Während nur die Hälfte der Kleinstbetriebe ausbildungsberechtigt ist, liegt der entsprechende Anteil bei Betrieben mit 250 und mehr Beschäftigten bei mehr als 90 Prozent. Auch die Wahrscheinlichkeit, dass ein zur Ausbildung berechtigter Betrieb Auszubildende einstellt, steigt mit der Betriebsgröße. Trotzdem arbeiten in den Klein- und Kleinstbetrieben etwa 45 Prozent der Auszubildenden aber nur etwa 38 Prozent der sozialversicherungspflichtig Beschäftigten. Anders formuliert: Obwohl die Klein- und Kleinstbetriebe seltener ausbilden, stellen sie dennoch einen großen Teil der Ausbildungsplätze bereit.
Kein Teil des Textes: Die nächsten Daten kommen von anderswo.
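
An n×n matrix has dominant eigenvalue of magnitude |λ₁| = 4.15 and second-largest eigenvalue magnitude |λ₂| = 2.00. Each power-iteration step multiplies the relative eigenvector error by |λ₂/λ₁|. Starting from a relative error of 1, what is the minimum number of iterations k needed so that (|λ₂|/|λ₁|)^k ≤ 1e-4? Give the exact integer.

13

|λ₂/λ₁| = 2.00/4.15 = 0.48193
Need k ≥ ln(1e-4) / ln(0.48193) = -9.2103 / -0.7300 ≈ 12.618
Smallest integer k satisfying the bound: 13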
Im Jahr 2007 wurden 625.914 Ausbildungsverträge neu abgeschlossen – das ist der zweithöchste Wert seit der Wiedervereinigung. Dabei entfiel der Zuwachs an Ausbildungsplätzen von 2006 auf 2007 vor allem auf Westdeutschland (plus 10,7 Prozent). In Ostdeutschland stieg die Zahl der neu abgeschlossenen Ausbildungsverträge lediglich um 0,9 Prozent.
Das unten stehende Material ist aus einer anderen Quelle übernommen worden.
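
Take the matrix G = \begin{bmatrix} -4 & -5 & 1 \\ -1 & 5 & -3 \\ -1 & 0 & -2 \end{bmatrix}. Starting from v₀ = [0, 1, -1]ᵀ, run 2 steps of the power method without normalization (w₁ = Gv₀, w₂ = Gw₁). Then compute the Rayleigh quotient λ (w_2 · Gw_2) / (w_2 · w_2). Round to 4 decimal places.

5.7378

w1 = Gv₀ = (-6, 8, 2)
w2 = Gw1 = (-14, 40, 2)
Gw2 = (-142, 208, 10)
w2·Gw2 = (-14)·(-142) + 40·208 + 2·10 = 10328; w2·w2 = (-14)·(-14) + 40·40 + 2·2 = 1800
λ ≈ 10328/1800 = 5.7378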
Trotz des Zuwachses an neu abgeschlossen Ausbildungsverträgen konnte das Ungleichgewicht zwischen angebotenen und nachgefragten Ausbildungsstellen nicht grundlegend beseitigt werden. So lag die Zahl der bei der Bundesagentur für Arbeit (BA) gemeldeten Ausbildungsplatzbewerber, die sich Ende September 2007 nicht in dualer Berufsausbildung befanden und weiterhin eine Vermittlung wünschten, bei etwa 100.000. Davon waren 32.660 unversorgte Bewerber, etwa 70.000 hatten eine Alternative gefunden, wollten aber noch im laufenden Jahr mit einer Berufsausbildung beginnen. Zum selben Zeitpunkt lag die Zahl der noch offenen Ausbildungsstellen bei 18.359.
Insgesamt stand der Nachfrage in Höhe von 658.574 (neu abgeschlossene Ausbildungsverträge plus unversorgte Bewerber) ein Angebot von 644.273 (neu abgeschlossene Ausbildungsverträge plus unbesetzte Berufsausbildungsstellen) gegenüber. Auf 100 Nachfragen entfielen demnach 97,8 Angebote (Angebots-Nachfrage-Relation). Trotzdem haben Betriebe in einigen Regionen und Berufen größere Probleme, geeignete Bewerber zu finden.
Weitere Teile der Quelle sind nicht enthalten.